Walter Harvey Weed* early in 1905 described some. experiments made by himself and others in the laboratory of the United States Geological Survey on the absorptive property of clays, &c. The results obtained confirmed the researches of W. Skey
[Footnote] * W. H. Weed, “Absorption in Ore-deposition,” Engineering and Mining Journal, Feb. 23, 1905.
in 1869, and of E. Kohler* in 1903, who found that clays and porous substances such as gelatinous silica, carbonaceous and colloidal matter, possess the power of extracting metals from their dilute aqueous solutions. As the subject is one having an important bearing on the concentration of metals in the zone of oxidation, and perhaps also in bed-impregnation and vein-filling, it may be of interest to notice more fully the experiments made by Skey in the New Zealand Government Laboratory in 1869, 1871, and 1874. Skey, it should be noted, was one of the pioneers in this department of research, and it is a tribute to the marvellous ability and skill he displayed in his research-work to find his determinations so fully verified by investigators of later date.

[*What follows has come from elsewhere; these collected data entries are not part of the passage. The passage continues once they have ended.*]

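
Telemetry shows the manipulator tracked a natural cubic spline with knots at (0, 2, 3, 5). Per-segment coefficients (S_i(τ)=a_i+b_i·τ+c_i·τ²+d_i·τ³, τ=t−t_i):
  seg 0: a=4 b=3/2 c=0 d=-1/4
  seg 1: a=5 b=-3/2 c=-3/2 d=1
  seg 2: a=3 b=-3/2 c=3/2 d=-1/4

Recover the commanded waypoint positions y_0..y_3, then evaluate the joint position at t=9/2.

y_0=4 y_1=5 y_2=3 y_3=4
S(9/2) = 105/32

y_0 = S_0(0) = a_0 = 4
y_1 = S_1(0) = a_1 = 5
y_2 = S_2(0) = a_2 = 3
y_3 = S_2(2) = 4
t_q=9/2 is in segment 2 (τ=3/2); S_2(τ)=105/32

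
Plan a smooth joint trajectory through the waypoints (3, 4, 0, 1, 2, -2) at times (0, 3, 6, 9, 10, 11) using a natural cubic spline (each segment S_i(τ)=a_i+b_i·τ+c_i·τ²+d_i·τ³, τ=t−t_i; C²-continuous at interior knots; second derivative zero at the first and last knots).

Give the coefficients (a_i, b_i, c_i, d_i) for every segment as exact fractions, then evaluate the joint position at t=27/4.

Δ: Δ0=1/3, Δ1=-4/3, Δ2=1/3, Δ3=1, Δ4=-4
row 1: diag=12, rhs=-10; c'=1/4, d'=-5/6
row 2: denom=12−3·1/4=45/4; d'=(10−3·-5/6)/(45/4)=10/9
row 3: denom=8−3·4/15=36/5; d'=(4−3·10/9)/(36/5)=5/54
row 4: denom=4−1·5/36=139/36; d'=(-30−1·5/54)/(139/36)=-3250/417
back: M4=-3250/417
back: M3=5/54−5/36·-3250/417=490/417
back: M2=10/9−4/15·490/417=998/1251
back: M1=-5/6−1/4·998/1251=-1292/1251
M: M0=0, M1=-1292/1251, M2=998/1251, M3=490/417, M4=-3250/417, M5=0
seg 0: a=3, c=M0/2=0, d=(M1−M0)/(6·3)=-646/11259, b=Δ0−h0·(2M0+M1)/6=1063/1251
seg 1: a=4, c=M1/2=-646/1251, d=(M2−M1)/(6·3)=1145/11259, b=Δ1−h1·(2M1+M2)/6=-875/1251
seg 2: a=0, c=M2/2=499/1251, d=(M3−M2)/(6·3)=236/11259, b=Δ2−h2·(2M2+M3)/6=-1316/1251
seg 3: a=1, c=M3/2=245/417, d=(M4−M3)/(6·1)=-1870/1251, b=Δ3−h3·(2M3+M4)/6=2386/1251
seg 4: a=2, c=M4/2=-1625/417, d=(M5−M4)/(6·1)=1625/1251, b=Δ4−h4·(2M4+M5)/6=-1754/1251
t_q=27/4 → seg 2, τ=3/4; S=0+-1316/1251·τ+499/1251·τ²+236/11259·τ³=-309/556

  seg 0: a=3 b=1063/1251 c=0 d=-646/11259
  seg 1: a=4 b=-875/1251 c=-646/1251 d=1145/11259
  seg 2: a=0 b=-1316/1251 c=499/1251 d=236/11259
  seg 3: a=1 b=2386/1251 c=245/417 d=-1870/1251
  seg 4: a=2 b=-1754/1251 c=-1625/417 d=1625/1251
S(27/4) = -309/556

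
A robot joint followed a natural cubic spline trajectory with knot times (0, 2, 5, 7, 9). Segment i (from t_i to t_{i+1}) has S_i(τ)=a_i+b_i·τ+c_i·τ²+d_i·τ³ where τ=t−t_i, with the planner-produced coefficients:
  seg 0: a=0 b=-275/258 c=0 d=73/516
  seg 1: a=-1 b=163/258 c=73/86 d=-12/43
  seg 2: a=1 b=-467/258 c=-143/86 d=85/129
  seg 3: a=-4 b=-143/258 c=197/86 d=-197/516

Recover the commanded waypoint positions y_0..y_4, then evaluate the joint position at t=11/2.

y_0 = S_0(0) = a_0 = 0
y_1 = S_1(0) = a_1 = -1
y_2 = S_2(0) = a_2 = 1
y_3 = S_3(0) = a_3 = -4
y_4 = S_3(2) = 1
t_q=11/2 is in segment 2 (τ=1/2); S_2(τ)=-41/172

y_0=0 y_1=-1 y_2=1 y_3=-4 y_4=1
S(11/2) = -41/172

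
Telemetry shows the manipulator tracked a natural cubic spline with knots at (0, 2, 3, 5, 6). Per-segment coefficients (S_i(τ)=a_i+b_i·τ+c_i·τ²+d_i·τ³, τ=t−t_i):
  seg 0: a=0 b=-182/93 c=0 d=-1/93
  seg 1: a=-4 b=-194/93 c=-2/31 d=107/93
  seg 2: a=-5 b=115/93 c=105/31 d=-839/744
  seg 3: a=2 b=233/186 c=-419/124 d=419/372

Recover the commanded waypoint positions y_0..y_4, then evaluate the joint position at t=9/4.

y_0=0 y_1=-4 y_2=-5 y_3=2 y_4=1
S(9/4) = -8943/1984

y_0 = S_0(0) = a_0 = 0
y_1 = S_1(0) = a_1 = -4
y_2 = S_2(0) = a_2 = -5
y_3 = S_3(0) = a_3 = 2
y_4 = S_3(1) = 1
t_q=9/4 is in segment 1 (τ=1/4); S_1(τ)=-8943/1984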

In 1869 he proved experimentally† that finely pulverised massive quartz, rook-crystal, and silica possess the power of absorbing or extracting the oxide of iron from its acetate solution. He also found that prepared silica especially manifests this property if ignited at a low temperature; and, besides, takes oxides of copper and chromium from their acetate solutions. The more finely divided the silica the more apparent is the absorption.
In 1871 Skey‡ found that when a weak ammoniacal solution of copper containing a little caustic potash is poured upon a filter of Swedish paper (cellulose), the liquid which passes through the paper is quite or nearly colourless, and the filter is found to have retained all, or nearly all, the copper of such solution.
In 1874 he showed that clay possesses the property of absorbing and fixing natural petroleum in such a way as to form a substance resembling natural oil-shale, the oil being chemically combined with the clay.§ He does not appear to have tried to ascertain the absorptive power of clay upon solutions of the metals, but his discovery that silica and porous substances, such as cellulose, possess the property of absorbing metals from their solutions has an important bearing upon the chemistry of ore-deposition.
[Footnote] * E. Kohler, Zeitschrift fur Praktische Geologie, 1903, p. 49 et seg.
[Footnote] † W. Skey, “On the Absorptive Properties of Silica, and its Direct Hydration in Contact with Water,” Trans. N.Z. Inst., Vol. ii, p. 151: Wellington, N.Z., 1869.
[Footnote] ‡ W. Skey, “Absorption of Copper from its Ammoniacal Solution by Cellulose in Presence of Caustic Potash,” Trans. N.Z. Inst., Vol. iv, 1871, p. 332.
[Footnote] § W. Skey, “Notes on the Formation and Constitution of Torbanite and similar Minerals,” Trans. N.Z. Inst., Vol. vii, 1874, p. 387.